Her daughters had died before they could have children of their own, before they even had a body of work to leave behind. What they did leave was love.
“This love I’m realizing to be my children’s legacy,” she said.
She asked everyone to share in that love and put it into action, bringing light to others as her children had.
“Keep our little girls in your heart with acts of pure kindness,” she said.
She thanked everyone for coming and she ended with a sound that rang with too much resilience to be a moan and was too profound to be a sigh. It was the sound of someone completing what would have been impossible, were it not for the very love she invoked.
The girls’ father had some written memories of his daughters that the minister relayed. Madonna’s best friend, Jenni Muldaur, gave a remarkable rendition of Amazing Grace. Teddy Thompson sang This Little Light of Mine and Rufus Wainwright sang Over the Rainbow.

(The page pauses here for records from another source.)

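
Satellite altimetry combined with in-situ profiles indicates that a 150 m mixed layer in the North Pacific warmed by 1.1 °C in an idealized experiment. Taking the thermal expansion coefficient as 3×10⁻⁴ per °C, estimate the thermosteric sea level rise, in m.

0.050 m of thermosteric rise

Δh = αΔT·H = 3×10⁻⁴ × 1.1 × 150 = 0.04950 m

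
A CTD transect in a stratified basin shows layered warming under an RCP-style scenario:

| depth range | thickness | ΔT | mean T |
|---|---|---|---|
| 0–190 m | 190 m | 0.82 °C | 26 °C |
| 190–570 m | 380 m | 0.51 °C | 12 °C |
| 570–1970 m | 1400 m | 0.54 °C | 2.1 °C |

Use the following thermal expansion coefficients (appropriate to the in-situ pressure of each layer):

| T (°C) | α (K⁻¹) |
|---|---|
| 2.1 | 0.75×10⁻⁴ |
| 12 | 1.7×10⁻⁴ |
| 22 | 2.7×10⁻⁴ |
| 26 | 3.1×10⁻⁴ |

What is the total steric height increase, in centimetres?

Δh = 14 cm

Layer 1 at 26 °C → α = 3.1×10⁻⁴ K⁻¹
Layer 2 at 12 °C → α = 1.7×10⁻⁴ K⁻¹
Layer 3 at 2.1 °C → α = 0.75×10⁻⁴ K⁻¹
0–190 m: 0.82 × 3.1×10⁻⁴ × 190 = 0.048298 m
0.51 × 380 × 1.7×10⁻⁴ = 0.032946 m
0.75×10⁻⁴ × 1400 × 0.54 = 0.05670 m
Δh = 0.048298 + 0.032946 + 0.05670 = 0.137944 m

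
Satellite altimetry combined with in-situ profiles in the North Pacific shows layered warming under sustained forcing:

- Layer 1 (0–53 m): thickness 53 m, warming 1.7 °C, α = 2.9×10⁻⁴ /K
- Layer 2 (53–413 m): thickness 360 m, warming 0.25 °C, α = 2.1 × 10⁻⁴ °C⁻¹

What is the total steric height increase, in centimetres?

0–53 m: 2.9×10⁻⁴ × 1.7 × 53 = 0.026129 m
53–413 m: 360 × 2.1×10⁻⁴ × 0.25 = 0.01890 m
Δh = 0.026129 + 0.01890 = 0.045029 m

Δh = 4.5 cm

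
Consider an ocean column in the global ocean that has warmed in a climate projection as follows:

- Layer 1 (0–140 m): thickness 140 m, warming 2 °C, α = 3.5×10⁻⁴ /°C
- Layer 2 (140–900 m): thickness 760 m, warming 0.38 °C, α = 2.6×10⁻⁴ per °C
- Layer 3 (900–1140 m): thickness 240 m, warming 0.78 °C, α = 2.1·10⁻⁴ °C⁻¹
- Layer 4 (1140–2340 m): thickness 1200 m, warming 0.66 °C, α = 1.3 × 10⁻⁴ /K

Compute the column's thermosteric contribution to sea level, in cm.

Δh = 31.5 cm

0–140 m: 3.5×10⁻⁴ × 140 × 2 = 0.09800 m
140–900 m: 2.6×10⁻⁴ × 0.38 × 760 = 0.075088 m
Layer 3: 2.1×10⁻⁴ × 0.78 × 240 = 0.039312 m
1140–2340 m: 0.66 × 1200 × 1.3×10⁻⁴ = 0.10296 m
Δh = 0.09800 + 0.075088 + 0.039312 + 0.10296 = 0.31536 m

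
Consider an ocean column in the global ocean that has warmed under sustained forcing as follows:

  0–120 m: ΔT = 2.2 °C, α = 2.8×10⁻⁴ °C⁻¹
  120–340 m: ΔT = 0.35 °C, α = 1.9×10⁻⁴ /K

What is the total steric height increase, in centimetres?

Δh = 8.9 cm

2.2 × 120 × 2.8×10⁻⁴ = 0.07392 m
220 × 1.9×10⁻⁴ × 0.35 = 0.01463 m
Δh = 0.07392 + 0.01463 = 0.08855 m ≈ 8.9 cm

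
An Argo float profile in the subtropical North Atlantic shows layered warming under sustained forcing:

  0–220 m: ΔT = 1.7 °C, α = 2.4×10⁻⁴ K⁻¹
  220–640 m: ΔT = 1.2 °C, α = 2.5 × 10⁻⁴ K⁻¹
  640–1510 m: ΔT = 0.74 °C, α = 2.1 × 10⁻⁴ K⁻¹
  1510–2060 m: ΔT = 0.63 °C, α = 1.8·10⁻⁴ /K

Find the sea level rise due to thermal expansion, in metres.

0.413 m of thermosteric rise

Layer 1: 2.4×10⁻⁴ × 220 × 1.7 = 0.08976 m
1.2 × 420 × 2.5×10⁻⁴ = 0.12600 m
640–1510 m: 0.74 × 870 × 2.1×10⁻⁴ = 0.135198 m
0.63 × 550 × 1.8×10⁻⁴ = 0.06237 m
Δh = 0.08976 + 0.12600 + 0.135198 + 0.06237 = 0.413328 m ≈ 0.413 m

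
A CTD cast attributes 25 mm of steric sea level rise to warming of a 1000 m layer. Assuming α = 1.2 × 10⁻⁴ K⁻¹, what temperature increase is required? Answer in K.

0.21 K

ΔT = Δh/(αH) = 0.025 / (1.2×10⁻⁴ × 1000) ≈ 0.2083 K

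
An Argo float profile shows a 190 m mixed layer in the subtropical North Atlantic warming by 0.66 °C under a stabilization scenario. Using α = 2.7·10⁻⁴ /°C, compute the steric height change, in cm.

Δh = αΔT·H = 2.7×10⁻⁴ × 0.66 × 190 = 0.033858 m

Δh = 3.39 cm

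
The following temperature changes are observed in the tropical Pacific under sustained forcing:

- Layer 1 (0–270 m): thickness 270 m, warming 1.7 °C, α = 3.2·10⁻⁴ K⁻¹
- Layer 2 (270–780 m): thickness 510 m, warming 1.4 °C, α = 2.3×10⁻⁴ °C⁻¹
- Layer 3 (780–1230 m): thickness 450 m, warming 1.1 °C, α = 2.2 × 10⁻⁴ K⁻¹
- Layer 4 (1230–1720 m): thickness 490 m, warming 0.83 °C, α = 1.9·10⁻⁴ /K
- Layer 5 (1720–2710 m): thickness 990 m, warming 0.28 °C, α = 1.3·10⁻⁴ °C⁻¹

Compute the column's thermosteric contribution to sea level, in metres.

270 × 3.2×10⁻⁴ × 1.7 = 0.14688 m
270–780 m: 2.3×10⁻⁴ × 510 × 1.4 = 0.16422 m
1.1 × 450 × 2.2×10⁻⁴ = 0.10890 m
1230–1720 m: 490 × 0.83 × 1.9×10⁻⁴ = 0.077273 m
1.3×10⁻⁴ × 990 × 0.28 = 0.036036 m
Δh = 0.14688 + 0.16422 + 0.10890 + 0.077273 + 0.036036 = 0.533309 m ≈ 0.53 m

0.53 m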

At the end, the minister said an individual prayer for each of the girls. The three groups of pallbearers then carried the three coffins out together to where three hearses were parked across the width of Fifth Avenue. The firefighters stood at attention as a woman who had proven herself as courageous as any of them stood with her former husband at the curb.
Behind Madonna, her boyfriend, Michael Borcina, stood with Matthew’s girlfriend. Borcina had been with Madonna on the night of the fire and is said to have swept a Yule log’s embers from the fireplace into a bag after the girls expressed worry that Santa would soon be coming down the chimney. Borcina is said to have placed the bag outside the house, but close enough to result in a fire that killed five. Investigators have said that the house was under renovation and a new smoke detector system had not been activated.
If there is any acrimony among the parties, it was not in evidence as Madonna was joined by her boyfriend in one waiting limo, while Matthew was joined by his girlfriend in another.
They rode off behind the three hearses to a cemetery in The Bronx.
Madonna left behind a mission of love for the mourners as they scattered into the city where she once wandered with a diaper in her pocket and her breasts full of milk.
One act of pure kindness they all could perform would be to make sure they have working smoke detectors.